The walk down the hill was surreal for some reason. It might have been trying to walk in the weird, sludge-like snow-grass, or it might have been the feeling that it wasn’t really me. Like I was there doing it but also there watching it as a spectator. Like a movie with really bad camera angles. Several times my legs gave out. Kale caught me carefully just before I toppled into the snow-grass. I was thankful. It smelled bad, and I was sure it’d stain. I didn’t want to ruin Meela’s sweatshirt.
We made it down the hill to the cliffs in no time, which was a little disappointing. As I stood there, something poked me. Something I was supposed to remember. I’d caught a glimmer of it here and there as we made our way down the path, but no matter how hard I chased it, the thing always skated just out of reach.
Wrinkled hands. Green ink. Urgent teeth. No. That wasn’t right. Not urgent teeth. Urgent instructions. Wait till you’re there. Then look. Shaking, I slipped my hand into the right front pocket of the hoodie, pulling out the small note Ginger had slipped me before we’d left the cabin. As soon as Kale turned away for a second, I flipped it open.

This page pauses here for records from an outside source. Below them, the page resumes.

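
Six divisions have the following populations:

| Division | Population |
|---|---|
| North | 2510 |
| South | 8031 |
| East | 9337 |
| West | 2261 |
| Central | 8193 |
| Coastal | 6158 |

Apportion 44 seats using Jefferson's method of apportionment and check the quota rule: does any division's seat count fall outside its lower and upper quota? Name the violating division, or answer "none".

Standard quotas: North 3.027, South 9.684, East 11.259, West 2.726, Central 9.879, Coastal 7.425.
Jefferson allocation: North 3, South 10, East 12, West 2, Central 10, Coastal 7.
Every allocation lies between the lower and upper quota.

none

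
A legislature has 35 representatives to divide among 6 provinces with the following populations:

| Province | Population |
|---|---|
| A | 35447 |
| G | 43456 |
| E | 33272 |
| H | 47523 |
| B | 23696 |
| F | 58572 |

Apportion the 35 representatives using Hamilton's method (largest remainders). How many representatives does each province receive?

A 5; G 6; E 5; H 7; B 3; F 9

Standard divisor: 241966 ÷ 35 ≈ 6913.314.
Standard quotas: A 5.1274, G 6.2858, E 4.8127, H 6.8741, B 3.4276, F 8.4723.
Lower quotas: A 5, G 6, E 4, H 6, B 3, F 8 (sum 32, leaving 3 seats).
Remainders in descending order: H 0.8741, E 0.8127, F 0.4723, B 0.4276, G 0.2858, A 0.1274.
The surplus seats go to H, E, F.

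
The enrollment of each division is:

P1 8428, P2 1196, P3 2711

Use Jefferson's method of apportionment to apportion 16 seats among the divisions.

P1: 12, P2: 1, P3: 3

Standard divisor 12335/16 ≈ 770.938; standard quotas: P1 10.932, P2 1.551, P3 3.516.
Rounding down gives 10, 1, 3 = 14 seats, so the divisor must be adjusted.
With modified divisor 700: modified quotas P1 12.040, P2 1.709, P3 3.873.
Rounding down: P1 12, P2 1, P3 3 (total 16).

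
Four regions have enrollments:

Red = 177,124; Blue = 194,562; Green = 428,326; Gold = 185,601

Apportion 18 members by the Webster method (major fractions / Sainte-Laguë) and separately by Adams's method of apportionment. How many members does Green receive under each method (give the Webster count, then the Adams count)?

Webster: Red 3, Blue 4, Green 8, Gold 3.
Adams: Red 3, Blue 4, Green 7, Gold 4.
Green gets 8 under Webster and 7 under Adams.

8 and 7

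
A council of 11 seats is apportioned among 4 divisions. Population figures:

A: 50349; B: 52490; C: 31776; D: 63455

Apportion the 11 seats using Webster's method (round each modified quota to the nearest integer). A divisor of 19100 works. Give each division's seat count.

With modified divisor 19100: modified quotas A 2.636, B 2.748, C 1.664, D 3.322.
Rounding to the nearest integer: A 3, B 3, C 2, D 3 (total 11).

A: 3, B: 3, C: 2, D: 3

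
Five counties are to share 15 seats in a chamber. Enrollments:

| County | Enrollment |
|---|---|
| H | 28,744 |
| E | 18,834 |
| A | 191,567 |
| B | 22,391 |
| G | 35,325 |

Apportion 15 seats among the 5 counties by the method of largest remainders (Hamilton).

Standard divisor: 296861 ÷ 15 ≈ 19790.733.
Standard quotas: H 1.4524, E 0.9517, A 9.6796, B 1.1314, G 1.7849.
Lower quotas: H 1, E 0, A 9, B 1, G 1 (sum 12, leaving 3 seats).
Remainders in descending order: E 0.9517, G 0.7849, A 0.6796, H 0.4524, B 0.1314.
The surplus seats go to E, G, A.

H 1, E 1, A 10, B 1, G 2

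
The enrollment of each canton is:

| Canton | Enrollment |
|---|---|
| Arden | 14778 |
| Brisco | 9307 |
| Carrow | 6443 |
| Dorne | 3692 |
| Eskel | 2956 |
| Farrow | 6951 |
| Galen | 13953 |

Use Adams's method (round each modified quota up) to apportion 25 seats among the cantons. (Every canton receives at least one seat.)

Arden 6, Brisco 4, Carrow 3, Dorne 2, Eskel 2, Farrow 3, Galen 5

Standard divisor 58080/25 ≈ 2323.2; standard quotas: Arden 6.361, Brisco 4.006, Carrow 2.773, Dorne 1.589, Eskel 1.272, Farrow 2.992, Galen 6.006.
Rounding up gives 7, 5, 3, 2, 2, 3, 7 = 29 seats, so the divisor must be adjusted.
With modified divisor 2870: modified quotas Arden 5.149, Brisco 3.243, Carrow 2.245, Dorne 1.286, Eskel 1.030, Farrow 2.422, Galen 4.862.
Rounding up: Arden 6, Brisco 4, Carrow 3, Dorne 2, Eskel 2, Farrow 3, Galen 5 (total 25).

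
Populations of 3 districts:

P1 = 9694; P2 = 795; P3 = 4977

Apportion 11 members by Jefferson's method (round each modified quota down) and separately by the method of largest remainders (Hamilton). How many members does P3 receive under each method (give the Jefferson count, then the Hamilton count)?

Jefferson: P1 7, P2 0, P3 4.
Hamilton: P1 7, P2 1, P3 3.
P3 gets 4 under Jefferson and 3 under Hamilton.

4 and 3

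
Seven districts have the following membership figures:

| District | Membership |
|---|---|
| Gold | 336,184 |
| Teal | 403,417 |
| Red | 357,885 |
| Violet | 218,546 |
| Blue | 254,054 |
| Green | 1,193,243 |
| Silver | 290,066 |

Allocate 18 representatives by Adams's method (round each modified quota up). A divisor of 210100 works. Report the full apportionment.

With modified divisor 210100: modified quotas Gold 1.600, Teal 1.920, Red 1.703, Violet 1.040, Blue 1.209, Green 5.679, Silver 1.381.
Rounding up: Gold 2, Teal 2, Red 2, Violet 2, Blue 2, Green 6, Silver 2 (total 18).

Gold 2, Teal 2, Red 2, Violet 2, Blue 2, Green 6, Silver 2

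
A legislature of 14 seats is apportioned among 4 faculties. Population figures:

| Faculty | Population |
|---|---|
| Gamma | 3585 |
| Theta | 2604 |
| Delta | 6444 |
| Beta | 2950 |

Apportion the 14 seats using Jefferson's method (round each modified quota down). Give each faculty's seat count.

Standard divisor 15583/14 ≈ 1113.071; standard quotas: Gamma 3.221, Theta 2.339, Delta 5.789, Beta 2.650.
Rounding down gives 3, 2, 5, 2 = 12 seats, so the divisor must be adjusted.
With modified divisor 950: modified quotas Gamma 3.774, Theta 2.741, Delta 6.783, Beta 3.105.
Rounding down: Gamma 3, Theta 2, Delta 6, Beta 3 (total 14).

Gamma 3, Theta 2, Delta 6, Beta 3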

At first I couldn’t read it. The words on the paper blurred and jumped around. When they finally stayed still for a moment, I saw two simple words. That’s all. Two words that made my pulse pound stronger and the blood in my veins turn to ice.
I’m sorry.
“Kale,” I whispered, swallowing the impossibly large lump in my throat. My voice sounded funny. Small. Garbled. I hoped he could understand. “Do you love me?”
He tensed. “You know that I do.”
I held my breath for a moment to keep from panicking. Reality wasn’t just fraying at the edges anymore, it was splitting right down the middle. I had to keep it together. Just a little bit longer. “If you love me, then you’ll do something for me, right?”